Prescriptions for Failed States

In the most recent Claremont Review, William Voegeli examines some of political and institutional factors that have led to California’s current crisis, particularly the role that Progressivism has played. Key to his argument is the understanding of what early twentieth century Progressives in California were trying to achieve:

According to historian Alonzo Hamby, the framework for Progressive politics was the conviction that the political conflict was between “the people” and “the interests.” It followed that the highest political duty was to help the people resist and ultimately triumph over the interests. One problem with this framework is that it lends itself better to the disdain than to the practice of politics. “The Progressives did not like politics,” writes political scientist Jerome Mileur, because “the politics they saw was not about the public purpose of the nation, but was instead consumed by local interests and private greed, indifferent alike to the idea of a great community and the idealism of grand purpose.”
…Progressivism’s anti-politics was designed for the people as they ought to be, not as they really are. Positing that the fundamental choice is between the people and the interests presupposes that the people are authentic only when they are disinterested. The Progressives’ goal was to equip the people with the means to advance encompassing, lofty ambitions by thwarting the interests’ narrow, selfish ones. The means to this end was to collapse the constitutional space between the people and the government, dismantling the political mechanisms that conferred unfair advantages on connected insiders.

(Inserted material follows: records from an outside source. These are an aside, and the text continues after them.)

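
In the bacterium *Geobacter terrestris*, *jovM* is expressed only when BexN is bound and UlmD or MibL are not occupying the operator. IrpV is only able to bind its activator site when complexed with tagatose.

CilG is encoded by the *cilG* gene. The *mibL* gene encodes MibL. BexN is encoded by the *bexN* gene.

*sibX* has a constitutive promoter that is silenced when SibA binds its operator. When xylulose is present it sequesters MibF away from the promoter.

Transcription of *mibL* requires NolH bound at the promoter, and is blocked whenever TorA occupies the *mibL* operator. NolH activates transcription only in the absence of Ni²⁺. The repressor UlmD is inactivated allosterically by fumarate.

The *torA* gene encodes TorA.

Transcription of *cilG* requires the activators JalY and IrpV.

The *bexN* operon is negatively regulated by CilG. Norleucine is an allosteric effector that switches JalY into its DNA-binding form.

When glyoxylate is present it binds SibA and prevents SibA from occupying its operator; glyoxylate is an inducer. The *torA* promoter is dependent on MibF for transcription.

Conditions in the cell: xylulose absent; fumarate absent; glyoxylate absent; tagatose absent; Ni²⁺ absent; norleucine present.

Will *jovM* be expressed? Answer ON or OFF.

OFF

Fumarate is absent, so UlmD is active.
Ni²⁺ is absent, so NolH is active.
Xylulose is absent, so MibF is active.
No repressor is bound and MibF is active, so *torA* is transcribed.
So TorA is produced and active.
With repressor TorA bound, *mibL* is not transcribed.
So MibL is not produced.
Norleucine is present, so JalY is active.
Tagatose is absent, so IrpV is inactive.
Required activator IrpV is absent, so *cilG* is not transcribed.
So CilG is not produced.
With no repressor bound, *bexN* is transcribed.
So BexN is produced and active.
With repressor UlmD bound, *jovM* is not transcribed.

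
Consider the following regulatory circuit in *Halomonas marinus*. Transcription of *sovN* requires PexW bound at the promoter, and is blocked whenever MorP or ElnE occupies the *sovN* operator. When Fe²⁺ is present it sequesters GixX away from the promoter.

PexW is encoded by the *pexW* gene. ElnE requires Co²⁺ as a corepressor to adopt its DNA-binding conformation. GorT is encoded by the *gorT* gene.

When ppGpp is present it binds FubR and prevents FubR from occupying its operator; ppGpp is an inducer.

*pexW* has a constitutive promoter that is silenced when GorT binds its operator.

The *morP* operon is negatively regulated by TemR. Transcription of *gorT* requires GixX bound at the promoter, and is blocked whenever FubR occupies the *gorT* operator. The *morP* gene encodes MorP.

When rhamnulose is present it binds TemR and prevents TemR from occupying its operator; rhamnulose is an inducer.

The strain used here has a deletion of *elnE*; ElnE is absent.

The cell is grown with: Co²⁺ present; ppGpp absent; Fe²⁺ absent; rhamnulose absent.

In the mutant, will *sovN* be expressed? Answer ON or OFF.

ppGpp is absent, so FubR is active.
Fe²⁺ is absent, so GixX is active.
With repressor FubR bound, *gorT* is not transcribed.
So GorT is not produced.
With no repressor bound, *pexW* is transcribed.
So PexW is produced and active.
Rhamnulose is absent, so TemR is active.
With repressor TemR bound, *morP* is not transcribed.
So MorP is not produced.
ElnE is non-functional in this strain, so it has no effect.
No repressor is bound and PexW is active, so *sovN* is transcribed.

ON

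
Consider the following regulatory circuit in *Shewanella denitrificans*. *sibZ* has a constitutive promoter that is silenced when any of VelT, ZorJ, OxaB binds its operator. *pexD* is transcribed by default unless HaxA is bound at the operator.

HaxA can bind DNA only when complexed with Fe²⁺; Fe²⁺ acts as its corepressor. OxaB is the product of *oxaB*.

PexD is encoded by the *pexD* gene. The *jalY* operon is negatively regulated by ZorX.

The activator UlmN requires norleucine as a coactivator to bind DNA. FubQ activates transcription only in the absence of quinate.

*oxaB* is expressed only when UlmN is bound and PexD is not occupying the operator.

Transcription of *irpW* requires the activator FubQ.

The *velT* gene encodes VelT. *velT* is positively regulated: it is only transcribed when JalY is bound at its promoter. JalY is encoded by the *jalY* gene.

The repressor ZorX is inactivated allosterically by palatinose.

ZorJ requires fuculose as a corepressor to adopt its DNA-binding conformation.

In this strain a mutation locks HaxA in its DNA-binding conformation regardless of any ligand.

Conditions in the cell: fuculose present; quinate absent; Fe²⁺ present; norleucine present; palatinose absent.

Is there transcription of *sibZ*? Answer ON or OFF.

Palatinose is absent, so ZorX is active.
With repressor ZorX bound, *jalY* is not transcribed.
So JalY is not produced.
Required activator JalY is absent, so *velT* is not transcribed.
So VelT is not produced.
Fuculose is present, so ZorJ is active.
Norleucine is present, so UlmN is active.
HaxA is constitutively active in this strain.
With repressor HaxA bound, *pexD* is not transcribed.
So PexD is not produced.
No repressor is bound and UlmN is active, so *oxaB* is transcribed.
So OxaB is produced and active.
With repressor ZorJ bound, *sibZ* is not transcribed.

OFF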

Today, the ballot initiative is probably the most recognizable Progressive remedy, which is practiced in California to a seemingly greater scope than other states, but the direct primary replaced the smoke-filled room, electing judges, recall elections and the ubiquitous referendum were also instituted.
This so-called “hyperdemocracy”, as Voegeli explains, is reliant on a weird dichotomy. While the people can be a check against the interests, the Progressive solution of more direct political involvement requires both their disinterest in politics per se, but requires an interest in policies. Most people simply can’t make enough time in the day to lead their lives and keep an eye on policies and politicians.
Realizing that this wasn’t enough, the Progressive solution lay in the expert administrators, who naturally take it upon themselves to make the proper choices for the silent masses who are usually just not that into politics. Thus, civil service and the spread of the “unionocracy”, as Voegeli calls it. Rhode Islanders know where Voegeli is going here, so I won’t linger on well-trod ground. Yet, his observations about the Golden State seem applicable to the Ocean State.

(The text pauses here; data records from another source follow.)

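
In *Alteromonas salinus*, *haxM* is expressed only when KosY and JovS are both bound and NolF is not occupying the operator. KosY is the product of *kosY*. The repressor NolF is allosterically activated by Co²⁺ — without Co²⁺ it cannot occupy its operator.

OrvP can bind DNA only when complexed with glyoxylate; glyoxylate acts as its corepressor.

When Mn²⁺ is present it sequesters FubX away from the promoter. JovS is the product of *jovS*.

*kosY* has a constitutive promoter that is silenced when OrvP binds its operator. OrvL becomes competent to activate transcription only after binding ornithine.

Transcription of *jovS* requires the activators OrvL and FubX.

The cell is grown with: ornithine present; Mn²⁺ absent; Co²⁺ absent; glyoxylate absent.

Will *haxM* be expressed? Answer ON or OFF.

Glyoxylate is absent, so OrvP is inactive.
With no repressor bound, *kosY* is transcribed.
So KosY is produced and active.
Co²⁺ is absent, so NolF is inactive.
Ornithine is present, so OrvL is active.
Mn²⁺ is absent, so FubX is active.
No repressor is bound and OrvL and FubX are active, so *jovS* is transcribed.
So JovS is produced and active.
No repressor is bound and KosY and JovS are active, so *haxM* is transcribed.

ON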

…the political strategies of both conservatives and liberals concentrate on how to deal with that angry public. The conservative strategy is to get the public angry, and see that it stays angry. Conservative talk-radio hosts compete to identify the latest and most astounding outrage, and to see who can denounce it most stridently. The liberal strategy is…to avoid rousing that public to anger, but also, when the voters do put on their war paint, to wait for their ire to ebb due to the passage of time and the inevitable reappearance of life’s many nonpolitical preoccupations. When the anger has passed, government-as-usual can resume without meddling by citizen-amateurs….
The evidence is incontestable: the liberal strategy of waiting for the public’s anger to subside is far sounder than the conservative strategy of hoping it will gather strength. The liberal calculation rests on a shrewd assessment, not only of human psychology but also of modern mobility. California is not yet East Germany, which means that one of the ways Californians who are mad as hell can decide not to take it any more is by moving away.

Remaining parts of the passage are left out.